Fakirs se situe à la croisée du thriller et du roman policier classique français. Du premier il en prend le rythme et du second la typologie des policiers parisiens - couple vieux commissaire du 36 avec jeune inspecteur fraichement sorti de l'école - et des gendarmes de province. Cette dualité se retrouve aussi avec les nationalités, un pied en Amérique et l'autre profondément enfoui dans notre terroir. Aussi Fakirs surprend et crée une ambiance qui lui est propre en confrontant un indien franco américain avec un commissaire qui , s'il n'était pas profondément dépressif et à la limite de la folie, nous ferait indéniablement penser à Maigret (jusqu'à son appartement situé dans le même quartier que ce dernier). D'autres coups d’œil émaillent le livre, comme le surnom de Bunker donné à un homme sorti de prison.
Mais ces personnages et cette ambiance atypiques ont aussi leurs revers : une accentuation souvent exagérée des traits, voisine parfois de la caricature. Elle provoque une distanciation par rapport à l'histoire et c'est dommage. A vouloir trop pousser les caractères, le roman en perd de sa force. Malgré cette réserve Fakirs demeure un bon polar, qui dévoile, entre un caveau discret du quartier latin avec ses spectacles SM et son service des Suicidés de la PJ, une écriture précise et efficace.
Notice de l'éditeur
Du côté de Guérin et Lambert, l’ambiance est ainsi campée, lourde, franchouillarde. Inscrite dans une certaine normalité en dépit des fêlures des deux principaux protagonistes. Le lieutenant Guérin, exilé du 36 Quai des Orfèvres — après une sombre histoire mal élucidée — est installé aux Suicides, la corvée redoutée de la Judiciaire, flanqué d’un stagiaire, Lambert, qui passe pour un débile patenté auprès de tous ses collègues, qui ne lui font grâce d’aucune humiliation.
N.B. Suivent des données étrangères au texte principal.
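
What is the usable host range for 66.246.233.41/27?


Network: 66.246.233.32
Broadcast: 66.246.233.63
First usable = network + 1
Last usable = broadcast - 1
Range: 66.246.233.33 to 66.246.233.62


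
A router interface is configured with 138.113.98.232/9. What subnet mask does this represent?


/9 means 9 network bits, 23 host bits
Binary: 11111111100000000000000000000000
Mask: 255.128.0.0


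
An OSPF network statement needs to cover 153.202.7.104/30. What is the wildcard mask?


Subnet mask: 255.255.255.252
Wildcard = 255.255.255.255 - subnet mask
255 - 255 = 0
255 - 255 = 0
255 - 255 = 0
255 - 252 = 3
Wildcard: 0.0.0.3


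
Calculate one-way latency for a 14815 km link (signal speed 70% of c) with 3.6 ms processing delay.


Speed = 0.7 * 3e5 km/s = 210000 km/s
Propagation delay = 14815 / 210000 = 0.0705 s = 70.5476 ms
Processing delay = 3.6 ms
Total one-way latency = 74.1476 ms


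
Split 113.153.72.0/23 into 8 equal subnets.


New prefix = 23 + 3 = 26
Each subnet has 64 addresses
  113.153.72.0/26
  113.153.72.64/26
  113.153.72.128/26
  113.153.72.192/26
  113.153.73.0/26
  113.153.73.64/26
  113.153.73.128/26
  113.153.73.192/26
Subnets: 113.153.72.0/26, 113.153.72.64/26, 113.153.72.128/26, 113.153.72.192/26, 113.153.73.0/26, 113.153.73.64/26, 113.153.73.128/26, 113.153.73.192/26


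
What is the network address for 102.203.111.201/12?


IP:   01100110.11001011.01101111.11001001
Mask: 11111111.11110000.00000000.00000000
AND operation:
Net:  01100110.11000000.00000000.00000000
Network: 102.192.0.0/12


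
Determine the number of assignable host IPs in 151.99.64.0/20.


Host bits = 32 - 20 = 12
Total addresses = 2^12 = 4096
Usable = total - 2 (network and broadcast)
Usable hosts: 4094


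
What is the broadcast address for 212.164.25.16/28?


Network: 212.164.25.16/28
Host bits = 4
Set all host bits to 1:
Broadcast: 212.164.25.31


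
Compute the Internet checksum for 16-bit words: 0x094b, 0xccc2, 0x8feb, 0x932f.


Sum all words (with carry folding):
+ 0x094b = 0x094b
+ 0xccc2 = 0xd60d
+ 0x8feb = 0x65f9
+ 0x932f = 0xf928
One's complement: ~0xf928
Checksum = 0x06d7


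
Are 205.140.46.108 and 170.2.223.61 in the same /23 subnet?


Mask: 255.255.254.0
205.140.46.108 AND mask = 205.140.46.0
170.2.223.61 AND mask = 170.2.222.0
No, different subnets (205.140.46.0 vs 170.2.222.0)


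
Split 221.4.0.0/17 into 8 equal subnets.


New prefix = 17 + 3 = 20
Each subnet has 4096 addresses
  221.4.0.0/20
  221.4.16.0/20
  221.4.32.0/20
  221.4.48.0/20
  221.4.64.0/20
  221.4.80.0/20
  221.4.96.0/20
  221.4.112.0/20
Subnets: 221.4.0.0/20, 221.4.16.0/20, 221.4.32.0/20, 221.4.48.0/20, 221.4.64.0/20, 221.4.80.0/20, 221.4.96.0/20, 221.4.112.0/20


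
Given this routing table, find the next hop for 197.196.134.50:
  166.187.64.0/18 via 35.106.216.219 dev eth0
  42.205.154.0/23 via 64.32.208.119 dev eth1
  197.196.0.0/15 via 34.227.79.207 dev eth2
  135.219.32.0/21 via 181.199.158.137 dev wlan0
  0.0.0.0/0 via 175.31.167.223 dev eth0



Longest prefix match for 197.196.134.50:
  /18 166.187.64.0: no
  /23 42.205.154.0: no
  /15 197.196.0.0: MATCH
  /21 135.219.32.0: no
  /0 0.0.0.0: MATCH
Selected: next-hop 34.227.79.207 via eth2 (matched /15)


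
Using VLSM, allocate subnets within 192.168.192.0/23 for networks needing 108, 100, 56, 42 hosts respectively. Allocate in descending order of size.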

Le duo fonctionne contre vents et marées, une curieuse affection liant les deux hommes, l’admiration du plus jeune pour l’intelligence et l’intuition de son Patron servant de révélateur et de moteur.
De l’autre côté, un espace vaste et plutôt flou, faisant le grand écart entre la France et les États-Unis. Là, on trouve John Nichols, un Franco-Américain installé dans un tipi planté sur les bords d’une rivière du centre de la France. La maréchaussée débarque un jour dans son campement pour l’emmener à Saint-Céré où on lui apprend la mort de son ami américain, Alan Mustgrave. Elle est intervenue tandis qu’il s’écorchait en direct, sur la scène d’une boîte branchée du Paris underground, très cotée pour ses spectacles sado-maso.
Arrivé dans la capitale, l’agression dont est victime Nichols le convainc que la mort de son ami n’est peut-être pas le résultat d’un accident, comme beaucoup — notamment à l’ambassade américaine — voudraient le croire et le faire croire. D’autant qu’il détient des documents qui mettent en lumière le passé d’Alan, qui, en tant qu’ex-Marine, a participé aux guerres du Golfe et d’Irak.
Alan a-t-il véritablement été victime d’un accident ? S’est-il suicidé ? A-t-il été assassiné ?
Lors de ses recherches, John va croiser des individus des plus bigarrés, le très BCBG Frank Hirsh, amoureux transi d’Alan, Ariel, la patronne du Caveau de la bolée, Paty, l’amie peintre d’Alan au tempérament bien trempé, et puis Bunker et son chien Mesrine, gardien de parc et ex-taulard… Et bien sûr Guérin et son comparse Lambert…
On progresse dans une intrigue complexe, souterraine, mettant au jour les aspects les plus sombres de l’humain, qui nous pousse à une réflexion sur le suicide, la torture, le pouvoir. Et pourtant, malgré sa noirceur, son côté glauque, Fakirs nous tient en haleine d’un bout à l’autre, on rit, jaune ou noir cela dépend, et les portraits comme les descriptions que nous donne en prime Antonin Varenne finissent de nous convaincre qu’on se trouve là en présence d’un écrivain.